In 1581 Haultpenne was sent to fight Dutch rebels in the eastern province of Friesland, but the capture of Steenbergen on 12 August 1583 signalled the need for his return to Brabant. In 1581 he led the Siege of Breda, also known as the Haultepenne's Fury. Breda had been in the hands of William of Orange since the Pacification of Ghent in 1576. Haultpenne managed to enter the city by bribing a sentry, after which his troops sacked and plundered it, murdering more than 500 citizens. He defended 's-Hertogenbosch, and reconquered Lier, Eindhoven, Nijmegen and Guelders, after which he became its Stadtholder from 1583–1585.

The Duke of Parma had great confidence in Haultpenne's abilities, and sent him to the Electorate of Cologne, which was rife with disorder arising out of conflicting claims by Calvinists and Catholics to the Electorate and its possessions.

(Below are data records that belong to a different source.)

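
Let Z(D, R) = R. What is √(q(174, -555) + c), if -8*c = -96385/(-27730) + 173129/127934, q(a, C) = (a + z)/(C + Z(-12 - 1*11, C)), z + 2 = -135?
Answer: I*√8165421395579370/113221590 ≈ 0.79811*I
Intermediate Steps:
z = -137 (z = -2 - 135 = -137)
q(a, C) = (-137 + a)/(2*C) (q(a, C) = (a - 137)/(C + C) = (-137 + a)/((2*C)) = (-137 + a)*(1/(2*C)) = (-137 + a)/(2*C))
c = -2278163/3774053 (c = -(-96385/(-27730) + 173129/127934)/8 = -(-96385*(-1/27730) + 173129*(1/127934))/8 = -(19277/5546 + 173129/127934)/8 = -⅛*18225304/3774053 = -2278163/3774053 ≈ -0.60364)
√(q(174, -555) + c) = √((½)*(-137 + 174)/(-555) - 2278163/3774053) = √((½)*(-1/555)*37 - 2278163/3774053) = √(-1/30 - 2278163/3774053) = √(-72118943/113221590) = I*√8165421395579370/113221590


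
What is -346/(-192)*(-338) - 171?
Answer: -37445/48 ≈ -780.10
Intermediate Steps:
-346/(-192)*(-338) - 171 = -346*(-1/192)*(-338) - 171 = (173/96)*(-338) - 171 = -29237/48 - 171 = -37445/48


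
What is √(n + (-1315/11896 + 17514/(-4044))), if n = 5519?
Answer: √22157077531413598/2004476 ≈ 74.260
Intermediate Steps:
√(n + (-1315/11896 + 17514/(-4044))) = √(5519 + (-1315/11896 + 17514/(-4044))) = √(5519 + (-1315*1/11896 + 17514*(-1/4044))) = √(5519 + (-1315/11896 - 2919/674)) = √(5519 - 17805367/4008952) = √(22107600721/4008952) = √22157077531413598/2004476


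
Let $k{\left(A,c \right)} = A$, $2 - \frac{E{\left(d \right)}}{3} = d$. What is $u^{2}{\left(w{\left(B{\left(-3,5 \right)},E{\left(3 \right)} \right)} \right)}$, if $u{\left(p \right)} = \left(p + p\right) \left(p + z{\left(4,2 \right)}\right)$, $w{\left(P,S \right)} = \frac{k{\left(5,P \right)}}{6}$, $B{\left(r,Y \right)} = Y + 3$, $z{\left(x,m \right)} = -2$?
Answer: $\frac{1225}{324} \approx 3.7809$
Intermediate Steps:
$E{\left(d \right)} = 6 - 3 d$
$B{\left(r,Y \right)} = 3 + Y$
$w{\left(P,S \right)} = \frac{5}{6}$
$u{\left(p \right)} = 2 p \left(-2 + p\right)$ ($u{\left(p \right)} = \left(p + p\right) \left(p - 2\right) = 2 p \left(-2 + p\right)$)
$u^{2}{\left(w{\left(B{\left(-3,5 \right)},E{\left(3 \right)} \right)} \right)} = \left(2 \cdot \frac{5}{6} \left(-2 + \frac{5}{6}\right)\right)^{2} = \left(2 \cdot \frac{5}{6} \left(- \frac{7}{6}\right)\right)^{2} = \left(- \frac{35}{18}\right)^{2} = \frac{1225}{324}$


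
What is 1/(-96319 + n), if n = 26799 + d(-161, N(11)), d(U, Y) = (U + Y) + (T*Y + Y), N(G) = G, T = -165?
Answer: -1/71474 ≈ -1.3991e-5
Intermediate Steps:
d(U, Y) = U - 163*Y (d(U, Y) = (U + Y) + (-165*Y + Y) = (U + Y) - 164*Y = U - 163*Y)
n = 24845 (n = 26799 + (-161 - 163*11) = 26799 + (-161 - 1793) = 26799 - 1954 = 24845)
1/(-96319 + n) = 1/(-96319 + 24845) = 1/(-71474) = -1/71474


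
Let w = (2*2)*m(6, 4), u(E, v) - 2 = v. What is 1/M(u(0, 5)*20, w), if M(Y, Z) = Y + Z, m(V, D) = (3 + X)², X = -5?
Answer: 1/156 ≈ 0.0064103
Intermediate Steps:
m(V, D) = 4 (m(V, D) = (3 - 5)² = (-2)² = 4)
u(E, v) = 2 + v
w = 16 (w = (2*2)*4 = 4*4 = 16)
1/M(u(0, 5)*20, w) = 1/((2 + 5)*20 + 16) = 1/(7*20 + 16) = 1/(140 + 16) = 1/156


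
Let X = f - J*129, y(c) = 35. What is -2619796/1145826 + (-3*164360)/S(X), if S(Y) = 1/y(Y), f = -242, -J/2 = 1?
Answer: -9887219281298/572913 ≈ -1.7258e+7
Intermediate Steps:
J = -2 (J = -2*1 = -2)
X = 16 (X = -242 - (-2)*129 = -242 - 1*(-258) = -242 + 258 = 16)
S(Y) = 1/35
-2619796/1145826 + (-3*164360)/S(X) = -2619796/1145826 + (-3*164360)/(1/35) = -2619796*1/1145826 - 493080*35 = -1309898/572913 - 17257800 = -9887219281298/572913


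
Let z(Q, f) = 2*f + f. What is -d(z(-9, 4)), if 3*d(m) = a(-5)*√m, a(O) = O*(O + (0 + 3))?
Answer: -20*√3/3 ≈ -11.547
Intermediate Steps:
a(O) = O*(3 + O) (a(O) = O*(O + 3) = O*(3 + O))
z(Q, f) = 3*f
d(m) = 10*√m/3 (d(m) = ((-5*(3 - 5))*√m)/3 = ((-5*(-2))*√m)/3 = (10*√m)/3 = 10*√m/3)
-d(z(-9, 4)) = -10*√(3*4)/3 = -10*√12/3 = -10*2*√3/3 = -20*√3/3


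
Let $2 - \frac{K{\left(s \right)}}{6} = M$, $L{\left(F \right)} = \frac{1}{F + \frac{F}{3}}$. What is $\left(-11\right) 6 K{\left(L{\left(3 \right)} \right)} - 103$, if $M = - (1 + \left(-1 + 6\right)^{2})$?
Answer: $-11191$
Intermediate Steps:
$L{\left(F \right)} = \frac{3}{4 F}$ ($L{\left(F \right)} = \frac{1}{F + F \frac{1}{3}} = \frac{1}{F + \frac{F}{3}} = \frac{1}{\frac{4}{3} F} = \frac{3}{4 F}$)
$M = -26$ ($M = - (1 + 5^{2}) = - (1 + 25) = \left(-1\right) 26 = -26$)
$K{\left(s \right)} = 168$ ($K{\left(s \right)} = 12 - -156 = 12 + 156 = 168$)
$\left(-11\right) 6 K{\left(L{\left(3 \right)} \right)} - 103 = \left(-11\right) 6 \cdot 168 - 103 = \left(-66\right) 168 - 103 = -11088 - 103 = -11191$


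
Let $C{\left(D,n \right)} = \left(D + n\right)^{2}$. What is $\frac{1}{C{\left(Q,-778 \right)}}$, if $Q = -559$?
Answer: $\frac{1}{1787569} \approx 5.5942 \cdot 10^{-7}$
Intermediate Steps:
$\frac{1}{C{\left(Q,-778 \right)}} = \frac{1}{\left(-559 - 778\right)^{2}} = \frac{1}{\left(-1337\right)^{2}} = \frac{1}{1787569}$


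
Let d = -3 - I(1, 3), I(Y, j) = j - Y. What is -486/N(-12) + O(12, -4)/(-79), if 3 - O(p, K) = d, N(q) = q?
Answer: 6383/158 ≈ 40.399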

In the Cologne War, Berlaymount laid siege to Werl in 1586,. Although Martin Schenck von Nydeggen had a force of approximately 500 men, and Berlaymount over 4000 plus horse and cannons, Schenck succeeded in fighting his way out of the city and to safety. While at Boxtel, Haultpenne received a call for aid from 's- Hertogenbosch. On his way there, he engaged an enemy army led by Philip of Hohenlohe at a redoubt at Engelen, and was mortally wounded in the throat. He was taken to 's-Hertogenbosch, where he died on 14 July.